The first Crusade began in 1096, more than 200 years after Islamic forces had been turned back from their furthest penetration into Western Europe, and its central aim was the retaking of Jerusalem. The regaining of territories occupied by the Muslims was an important feature of crusading for more than 500 years and has come to characterise it, but was far from its sole purpose. There were Crusades against pagan Wends, Balts and Lithuanians, against schismatic heretics such as the Cathars in southwestern France, the Orthodox Russians and Greeks and also against Catholic opponents of the papacy.

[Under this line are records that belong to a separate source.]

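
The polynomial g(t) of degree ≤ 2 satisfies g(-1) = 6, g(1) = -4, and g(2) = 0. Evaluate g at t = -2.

20

Write g(t) = at^2 + bt + c. Substituting each data point gives a linear system:
  a - b + c = 6
  a + b + c = -4
  4a + 2b + c = 0
Solving the system yields a = 3, b = -5, c = -2.
So g(t) = 3t^2 - 5t - 2.
Then g(-2) = 20.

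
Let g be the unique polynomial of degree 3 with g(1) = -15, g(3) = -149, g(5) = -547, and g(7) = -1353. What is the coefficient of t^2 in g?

-6

Write g(t) = at^3 + bt^2 + ct + d. Substituting each data point gives a linear system:
  a + b + c + d = -15
  27a + 9b + 3c + d = -149
  125a + 25b + 5c + d = -547
  343a + 49b + 7c + d = -1353
Solving the system yields a = -3, b = -6, c = -4, d = -2.
So g(t) = -3t^3 - 6t^2 - 4t - 2.
The coefficient of t^2 is -6.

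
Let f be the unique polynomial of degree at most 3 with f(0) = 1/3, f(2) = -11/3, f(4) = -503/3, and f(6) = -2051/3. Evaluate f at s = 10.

-10619/3

Write f(s) = as^3 + bs^2 + cs + d. Substituting each data point gives a linear system:
  d = 1/3
  8a + 4b + 2c + d = -11/3
  64a + 16b + 4c + d = -503/3
  216a + 36b + 6c + d = -2051/3
Solving the system yields a = -4, b = 4, c = 6, d = 1/3.
So f(s) = -4s³ + 4s² + 6s + 1/3.
Then f(10) = -10619/3.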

Riley-Smith dismisses as anachronistic views of the Crusades as an early form of imperialism or as being economically motivated. The imperialist interpretation was given a flimsy credence by "para-crusading" (the use of crusade language) in the 19th century, which was taken literally by Sultan Abdulhamid II and other Muslims. Such views were taken up by Arab nationalists and then, ironically, transmitted to their opponents, the Islamists, who conceived of a global struggle with a "crusading" West.

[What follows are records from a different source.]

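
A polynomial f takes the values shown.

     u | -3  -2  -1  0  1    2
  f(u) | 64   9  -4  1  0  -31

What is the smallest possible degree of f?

3

Forward differences of the values at u = -3, -2, -1, 0, 1, 2:
  f  : 64  9  -4  1  0  -31
  Δ  : -55  -13  5  -1  -31
  Δ^2: 42  18  -6  -30
  Δ^3: -24  -24  -24
  Δ^4: 0  0
  Δ^5: 0
The third differences are constant (-24) and nonzero, while all higher differences vanish, so the minimal degree is 3.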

A crusade was a penitential war that ranked as a pilgrimage and was authorised by the Pope as head of Christendom. The military orders - the Templars, Hospitallers and Teutonic Knights - were not political and economic corporations, as some earlier studies of the Crusades saw them, but orders of the Church. The pilgrimage dimension is important, as the military effectiveness of many Crusades was impeded by the number of crusaders who were not military men but clerics, women, elderly men or even, in 1212, children. The Crusades were seen not as wars of aggression, but as defence against aggression and a means of recovering Christian territory. This book is an important contribution to the scholarship of the Crusades and a clear introduction to this fascinating field. It is also of interest to general readers for the light it throws on the use and misuse of history in a world in which religion and "counter-crusading" has become such a dangerous force. A subject that was, 30 years ago, important to medievalist historians and interesting but arcane to others in our secular society has acquired a new relevance.
Who is it for? History students and anyone interested in what the Crusades were and their contemporary relevance.
Presentation: Clear, concise and eminently readable.
Would you recommend it? Most emphatically.